Uchiko, the new "little sister" to Uchi, did not disappoint. For those not familiar with Uchi, it's fusion-Japanese cuisine creates lengthy waits, even at typical non-peak times, and they are continually at the top of Austin's restaurant lists. I think it has some new competition!
My parents were in town for a visit, and having enjoyed Uchi in the past, we were eager to try the new progeny. We had a 7:30 reservation on Saturday night of Labor Day weekend, and another friend joined us. We were warmly greeted, and told by the host that it would be just a couple minutes, as the current occupants of our table had paid out, but had not yet vacated. It gave us the opportunity to survey the front room/bar space. The designer used a variety of old drawers, post office box doors, and shelving to create a wall partition, separating the bar from the main dining room. The front room has table seating as well as bar seating. The main dining room has tables as you first walk in, booths along one wall, the kitchen and sushi bar along the opposite wall, and a large private room at the rear. We were seated at a booth with a good view of the kitchen's hustle and bustle.
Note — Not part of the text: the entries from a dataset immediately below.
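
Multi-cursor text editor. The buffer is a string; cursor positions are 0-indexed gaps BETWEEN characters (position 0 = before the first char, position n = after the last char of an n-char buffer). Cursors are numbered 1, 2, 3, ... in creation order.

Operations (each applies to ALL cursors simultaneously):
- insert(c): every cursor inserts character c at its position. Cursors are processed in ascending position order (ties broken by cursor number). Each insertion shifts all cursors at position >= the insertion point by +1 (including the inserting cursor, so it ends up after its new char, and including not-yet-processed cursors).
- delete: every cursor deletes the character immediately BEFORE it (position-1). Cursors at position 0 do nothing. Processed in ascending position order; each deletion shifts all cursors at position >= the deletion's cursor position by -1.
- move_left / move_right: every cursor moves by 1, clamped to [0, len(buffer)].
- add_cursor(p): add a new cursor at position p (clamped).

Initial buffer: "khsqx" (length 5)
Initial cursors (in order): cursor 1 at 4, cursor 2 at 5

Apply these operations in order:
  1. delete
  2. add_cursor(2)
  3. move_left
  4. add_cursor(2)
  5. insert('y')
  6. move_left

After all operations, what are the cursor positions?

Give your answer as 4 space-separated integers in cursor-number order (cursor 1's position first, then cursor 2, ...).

Answer: 5 5 1 5

Derivation:
After op 1 (delete): buffer="khs" (len 3), cursors c1@3 c2@3, authorship ...
After op 2 (add_cursor(2)): buffer="khs" (len 3), cursors c3@2 c1@3 c2@3, authorship ...
After op 3 (move_left): buffer="khs" (len 3), cursors c3@1 c1@2 c2@2, authorship ...
After op 4 (add_cursor(2)): buffer="khs" (len 3), cursors c3@1 c1@2 c2@2 c4@2, authorship ...
After op 5 (insert('y')): buffer="kyhyyys" (len 7), cursors c3@2 c1@6 c2@6 c4@6, authorship .3.124.
After op 6 (move_left): buffer="kyhyyys" (len 7), cursors c3@1 c1@5 c2@5 c4@5, authorship .3.124.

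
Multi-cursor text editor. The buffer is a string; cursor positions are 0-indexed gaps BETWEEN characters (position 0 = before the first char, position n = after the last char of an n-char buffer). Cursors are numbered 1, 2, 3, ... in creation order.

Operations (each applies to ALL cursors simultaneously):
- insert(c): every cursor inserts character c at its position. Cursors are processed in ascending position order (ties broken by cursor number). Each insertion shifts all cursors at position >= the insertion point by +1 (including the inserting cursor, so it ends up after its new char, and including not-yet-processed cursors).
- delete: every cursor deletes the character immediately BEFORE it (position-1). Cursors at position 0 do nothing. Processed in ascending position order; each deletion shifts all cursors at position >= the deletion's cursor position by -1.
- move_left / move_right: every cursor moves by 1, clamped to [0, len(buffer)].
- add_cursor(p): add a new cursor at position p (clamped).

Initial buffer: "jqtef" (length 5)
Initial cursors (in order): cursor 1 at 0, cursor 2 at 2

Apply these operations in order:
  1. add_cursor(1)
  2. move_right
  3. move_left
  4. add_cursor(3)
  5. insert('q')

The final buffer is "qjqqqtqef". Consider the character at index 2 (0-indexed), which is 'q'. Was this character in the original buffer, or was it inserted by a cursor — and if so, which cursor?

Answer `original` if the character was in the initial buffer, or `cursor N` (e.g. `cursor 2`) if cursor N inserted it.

After op 1 (add_cursor(1)): buffer="jqtef" (len 5), cursors c1@0 c3@1 c2@2, authorship .....
After op 2 (move_right): buffer="jqtef" (len 5), cursors c1@1 c3@2 c2@3, authorship .....
After op 3 (move_left): buffer="jqtef" (len 5), cursors c1@0 c3@1 c2@2, authorship .....
After op 4 (add_cursor(3)): buffer="jqtef" (len 5), cursors c1@0 c3@1 c2@2 c4@3, authorship .....
After op 5 (insert('q')): buffer="qjqqqtqef" (len 9), cursors c1@1 c3@3 c2@5 c4@7, authorship 1.3.2.4..
Authorship (.=original, N=cursor N): 1 . 3 . 2 . 4 . .
Index 2: author = 3

Answer: cursor 3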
Our server was Ashley, who proved to be very well spoken on the dishes and the wine. She made sure to encourage the "family-style" method of serving they prefer, which was totally fine with us. She could provide a time frame for some of the dishes that required fried components as they took longer to prepare, and easily suggested an item or two to tide us over while we waited for them, but wasn't pushy about it at all. My father asked about the Treana Viognier, and she was able to provide a good description, and assure us it was not too dry or oaky. It proved to be a good pairing with the food, and really became more full-bodied and a hint spicy as it opened up. I should add the food runners were also very well-versed in the dishes they brought to the table. All the staff seems exceptionally trained.
They started us off with a cucumber amuse bouche to cleanse the palate; simple and clean. And with that began the parade of foods.
Bacon sen: Berkshire pork belly, with a great caramelization, served with an apple puree and apple "kimchi". Loved the contrast of the sweet char and the savoriness of the pork with the sweet, lightly spicy apples. One of the most incredible pieces of pork belly I have ever had.
Toledo Roll: big eye tuna with chorizo, fried almonds & garlic. Incredibly tasty, though might be nice to have the almonds inside the roll for more textural contrast.
Wagyu beef hot rock: very thin slices of wagyu, drizzed with oil, shallots (?), kaffir leaves, and salt, you place a piece over an incredibly hot stone and cook to your desired likeness. I just do it for a few seconds on each side for a nice rare beef bite. Wonderfully tender, melt in your mouth beef, and the kaffir added a really nice and somewhat unexpected depth. You can see the marbling in the picture of the beef -- fat equals flavor! (Rock at 12 o'clock, beef at 3 o'clock.)
Kai Jiru: Atlantic mussels,with cherry tomatoes & tomato water, celery and basil. This was the one dish, that while tasty, I thought something was lacking. It needed some bit of acid to really make it pop. (At 9 o'clock.)
Tempura onion rings: some of the lightest, crispiest and most delicious, ever! I had two small ones.... I wanted more! (At 6 o'clock.)
Uchi Salad: baby romaine lettuce leaves that are topped with a bit of spice (I can't remember what Ashley said they were dusted with) and you can dip them in a edamame and jalapeno puree. Very unique and fun! (And addicting!)
Chicken karaage: fried chicken that's tossed with a bit of sansho pepper (also known in Chinese cuisine as Szechuan peppercorn), and had a great lemony dipping sauce with it. The combo of chicken, lemon sauce, and fresh mint leaves was a terrific savory/lightly tart/fresh bite. Side note: Executive Chef Paul Qui also runs the East Side King trailer, where they do Asian fusion; they do a karaage dish with thigh meat & sriracha mayo that's incredible; my previous post on it here.)
Avofry roll: a lightly-fried vegetarian roll with avocado, romaine & gobo, and a light lemon miso sauce. Great crunchiness to it, without it feeling like a "fried" dish.
If you're willing to try fantastic -- in both taste and preparation -- but not traditional, Japanese foods, Uchi and Uchiko are great places to try. Make a reservation and go. Neither place is inexpensive, and though you may not leave feeling full, you will be satisfied.